Claim
The default editorial-calendar paradigm — weekly posts, dated, mixed quality — produces commodity content. Crestodina recommends inverting it: remove dates, focus exclusively on evergreen topics, and treat the blog as a structured knowledge base whose pages get refreshed rather than replaced. Content resource allocation should start at the bottom of funnel, mining the last 20 sales calls for objections and questions to write toward.
Mechanism
Dated posts age into liability — readers and search engines penalize stale dates even when content is still correct. Removing dates and committing to a maintenance cadence (refresh top 20 pages quarterly) compounds authority on a smaller URL set.
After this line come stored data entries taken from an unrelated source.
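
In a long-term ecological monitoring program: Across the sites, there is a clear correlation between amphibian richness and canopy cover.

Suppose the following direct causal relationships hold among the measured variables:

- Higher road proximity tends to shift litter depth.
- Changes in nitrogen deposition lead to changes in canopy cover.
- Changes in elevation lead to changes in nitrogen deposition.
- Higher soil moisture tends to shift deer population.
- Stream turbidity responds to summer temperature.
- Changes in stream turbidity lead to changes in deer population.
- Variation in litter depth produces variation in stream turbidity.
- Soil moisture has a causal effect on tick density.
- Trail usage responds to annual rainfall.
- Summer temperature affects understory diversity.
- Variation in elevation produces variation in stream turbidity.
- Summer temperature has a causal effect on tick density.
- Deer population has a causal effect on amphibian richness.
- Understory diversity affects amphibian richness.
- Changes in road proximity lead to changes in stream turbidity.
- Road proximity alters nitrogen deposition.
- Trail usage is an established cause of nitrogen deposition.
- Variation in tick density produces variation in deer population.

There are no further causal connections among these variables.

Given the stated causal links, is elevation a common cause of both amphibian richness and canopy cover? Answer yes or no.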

Starting at bottom-of-funnel uses sales-call patterns as a free demand signal — every objection that recurs is an outline for a piece of content with measurable revenue impact.
Conditions
Holds when:
- The team has analytics granularity to identify high-converting URLs.
- Sales is willing to share recorded calls or summaries with content.
Fails when:
- News-driven categories where freshness is the value.
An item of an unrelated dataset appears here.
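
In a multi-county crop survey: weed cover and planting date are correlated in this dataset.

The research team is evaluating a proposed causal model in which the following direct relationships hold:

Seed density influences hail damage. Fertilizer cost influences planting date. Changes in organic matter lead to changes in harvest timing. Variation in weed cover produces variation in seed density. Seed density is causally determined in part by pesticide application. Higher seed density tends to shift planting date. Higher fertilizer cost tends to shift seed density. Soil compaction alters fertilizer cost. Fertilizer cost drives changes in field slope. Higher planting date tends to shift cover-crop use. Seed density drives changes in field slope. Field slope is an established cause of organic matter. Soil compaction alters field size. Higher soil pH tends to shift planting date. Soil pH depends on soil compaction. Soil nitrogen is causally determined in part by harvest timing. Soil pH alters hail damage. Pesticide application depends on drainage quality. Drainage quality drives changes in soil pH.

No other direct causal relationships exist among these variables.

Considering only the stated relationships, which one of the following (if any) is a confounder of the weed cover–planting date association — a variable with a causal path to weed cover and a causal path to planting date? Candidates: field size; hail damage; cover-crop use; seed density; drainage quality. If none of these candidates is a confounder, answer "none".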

- Brand-led publishing where the goal is voice and frequency, not search authority.
Evidence
"Remove dates from blog posts, focus exclusively on evergreen topics, and produce one to two substantial original research pieces annually instead of maintaining a weekly publishing cadence."
"Start by analyzing their active sales pipeline, identifying common questions and objections from the last 20 sales calls, and creating content that directly addresses those patterns."
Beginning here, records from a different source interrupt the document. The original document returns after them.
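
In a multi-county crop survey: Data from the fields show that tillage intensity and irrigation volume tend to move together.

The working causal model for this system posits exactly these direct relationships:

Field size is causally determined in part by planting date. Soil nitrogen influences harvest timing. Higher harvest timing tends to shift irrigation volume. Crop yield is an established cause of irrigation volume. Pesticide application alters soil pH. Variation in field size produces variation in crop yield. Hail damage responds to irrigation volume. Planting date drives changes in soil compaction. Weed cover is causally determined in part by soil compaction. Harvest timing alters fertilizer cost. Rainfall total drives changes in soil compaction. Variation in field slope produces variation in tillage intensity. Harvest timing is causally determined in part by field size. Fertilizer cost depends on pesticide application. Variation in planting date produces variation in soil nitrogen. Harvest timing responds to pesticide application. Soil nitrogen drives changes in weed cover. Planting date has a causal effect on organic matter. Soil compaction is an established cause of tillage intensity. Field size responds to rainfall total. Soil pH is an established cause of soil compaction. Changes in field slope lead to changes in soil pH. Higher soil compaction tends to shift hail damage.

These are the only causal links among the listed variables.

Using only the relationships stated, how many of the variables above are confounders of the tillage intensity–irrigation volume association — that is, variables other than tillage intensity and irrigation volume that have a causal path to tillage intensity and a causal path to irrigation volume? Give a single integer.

3

The common causes are: pesticide application (to tillage intensity via pesticide application → soil pH → soil compaction → tillage intensity; to irrigation volume via pesticide application → harvest timing → irrigation volume); planting date (to tillage intensity via planting date → soil compaction → tillage intensity; to irrigation volume via planting date → field size → crop yield → irrigation volume); rainfall total (to tillage intensity via rainfall total → soil compaction → tillage intensity; to irrigation volume via rainfall total → field size → crop yield → irrigation volume).
Every other variable lacks a causal path to at least one of tillage intensity and irrigation volume.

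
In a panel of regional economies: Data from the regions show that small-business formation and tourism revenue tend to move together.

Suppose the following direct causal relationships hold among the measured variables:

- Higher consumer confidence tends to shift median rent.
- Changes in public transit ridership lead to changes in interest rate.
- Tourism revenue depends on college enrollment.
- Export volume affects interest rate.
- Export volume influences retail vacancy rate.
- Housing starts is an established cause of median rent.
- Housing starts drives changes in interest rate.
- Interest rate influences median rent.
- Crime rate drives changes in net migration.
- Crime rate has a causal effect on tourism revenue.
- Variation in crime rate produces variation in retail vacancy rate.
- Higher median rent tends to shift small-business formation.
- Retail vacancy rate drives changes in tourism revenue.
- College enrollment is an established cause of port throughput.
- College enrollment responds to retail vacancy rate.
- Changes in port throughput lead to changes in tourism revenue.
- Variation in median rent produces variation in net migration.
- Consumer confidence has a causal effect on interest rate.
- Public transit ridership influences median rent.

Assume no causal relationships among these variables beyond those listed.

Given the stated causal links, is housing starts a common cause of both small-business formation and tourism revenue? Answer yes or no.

Housing starts has no stated causal path to tourism revenue. A confounder must cause both variables, so housing starts does not qualify.

no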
— Andy Crestodina (synthesized from operator's published work)
Signals
- Blog URLs are organized topically, not by month/year archive.
- Pages have a "last updated" timestamp tied to actual maintenance, not a publish date.
- Content briefs cite specific sales-call quotes from the last 90 days.
Counter-evidence
SEO research from 2024-2025 (Search Engine Journal, Aleyda Solis) found that some freshness signal helps for queries with implicit recency intent — pure date-removal can hurt rankings on those terms. Brand-builders like Ann Handley would also push back: cadence and voice matter independent of search math.